Question: What does “hard physics” mean? The scientific effort is 20% while the engineering portion is 80%?

Patton: I’ve never attached a percentage to it. Perhaps it would be 60% science and 40% engineering effort.

Cadigan: We had envisioned the entry point for EUV at the 10-nm-node geometry. Now, that point is 7 nm. If anyone has seen ASML’s EUV tool, they know it’s really tough.

Question: If you don’t have EUV at 7 nm, will you need triple or quad patterning?

Cadigan: Yes, we always have an alternative. For example, fully depleted (FD) silicon-on-insulator (FD-SOI) was ready at about the same time as FinFET technology. If FinFET had been late, FD-SOI was the backup plan.

Question: Costs continue to rise for chip design and manufacturing. Will Moore’s Law end soon?

Noonen: Cost is where the rubber meets the road. Fabs must make money, but need to offer designers the right mix of power, performance, and cost (i.e., they must right-size to the right solutions). This goes beyond one metric, beyond a geometry.

Question: Lowering the cost of chips is a maturation of process. Is that maturation taking more time?

Noonen: We are working on 28-nm to 14-nm geometries all at once, accelerating the process to bring forth multiple nodes. This is breaking the typical two-year duty cycle between nodes from previous years.

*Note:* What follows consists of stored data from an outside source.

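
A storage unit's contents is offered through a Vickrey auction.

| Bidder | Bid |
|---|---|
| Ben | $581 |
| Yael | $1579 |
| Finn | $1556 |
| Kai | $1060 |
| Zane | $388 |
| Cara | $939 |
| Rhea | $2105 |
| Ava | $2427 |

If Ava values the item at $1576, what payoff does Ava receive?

Highest bid: Ava at $2427, so Ava wins.
Second-highest bid: Rhea at $2105 — that is the price the winner pays.
Ava's payoff = value − price = $1576 − $2105 = −$529.

−$529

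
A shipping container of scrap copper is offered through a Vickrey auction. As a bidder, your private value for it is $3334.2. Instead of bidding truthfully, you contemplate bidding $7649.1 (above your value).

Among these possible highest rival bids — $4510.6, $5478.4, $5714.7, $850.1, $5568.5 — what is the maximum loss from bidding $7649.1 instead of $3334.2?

$4510.6: truthful gives $0, deviation gives −$1176.4 → loss $1176.4.
$5478.4: truthful gives $0, deviation gives −$2144.2 → loss $2144.2.
$5714.7: truthful gives $0, deviation gives −$2380.5 → loss $2380.5.
$850.1: same outcome either way → loss $0.
$5568.5: truthful gives $0, deviation gives −$2234.3 → loss $2234.3.
Maximum loss: $2380.5.

$2380.5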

Cadigan: I use the phrase time-to-market (TTM) instead of maturation. Our partners want earlier involvement to bring their technology to market at a faster pace. The model is shifting in 2013 – we all must work faster. For us (IBM), that shift means moving more quickly from the Albany facility to Fishkill to our customers to shorten the time for development – and hence TTM.

Science is nice, but cost is critical. We need to drive the cost out of the technology. For example, we are leveraging what we learn in Fishkill – which is not high-volume –  along with Globalfoundries and Samsung to leverage the total cost point.

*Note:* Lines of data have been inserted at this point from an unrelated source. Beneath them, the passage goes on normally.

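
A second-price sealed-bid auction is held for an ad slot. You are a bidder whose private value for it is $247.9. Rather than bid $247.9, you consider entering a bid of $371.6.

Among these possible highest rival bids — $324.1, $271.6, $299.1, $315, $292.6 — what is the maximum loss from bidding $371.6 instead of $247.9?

$76.2

$324.1: truthful gives $0, deviation gives −$76.2 → loss $76.2.
$271.6: truthful gives $0, deviation gives −$23.7 → loss $23.7.
$299.1: truthful gives $0, deviation gives −$51.2 → loss $51.2.
$315: truthful gives $0, deviation gives −$67.1 → loss $67.1.
$292.6: truthful gives $0, deviation gives −$44.7 → loss $44.7.
Maximum loss: $76.2.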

Question: Will 450-mm wafers be available in the latter part of this decade?

Cadigan:  The Global G450 Consortium now has a consensus that 450 mm is happening. But I don’t know the timing of 450 mm. Volume production will probably come at the end of the decade. The challenge is that the timing of 450-mm wafers will depend upon lithography technology – back to the EUV question. But EUV will come to market for both 300 mm and 450 mm (see “CNSE Readying NFX Fab for G450C, EUV Efforts”).

Question: Will the tools at 10 nm reduce the need for triple and quadruple patterning?

Patton: We’ve extended immersion for a long time. Programmable light-source work is ongoing with ASML. Directed self-assembly (DSA) could be used to avoid quadruple (4) patterning.

Question: Broadcom’s CEO is quoted as saying that the benefits for cost on scaling will not continue. Cost benefits of scaling have gone away. Do you agree?

Patton: Comparisons between 20-nm to 14-nm nodes are not good, since those are not full nodes. You need to compare cost scaling between full nodes. In the past, 50% scaling provided 20% cost savings. Those ratios will change.

Question: The original idea of the Common Platform Alliance was to share fabs. Is that still possible?

Cadigan:  That was the original idea – release a design into two different fabs using the same kits (PDKs). As we evolved, we realized that only a few companies would do that. Samsung will tune its process slightly off of our common platform base. Or Globalfoundries will have one or two large clients who want a tuning. Our goal is still common-based foundational content. Now, it’s okay to personalize it.  That’s why we are doing more in Albany instead of Fishkill.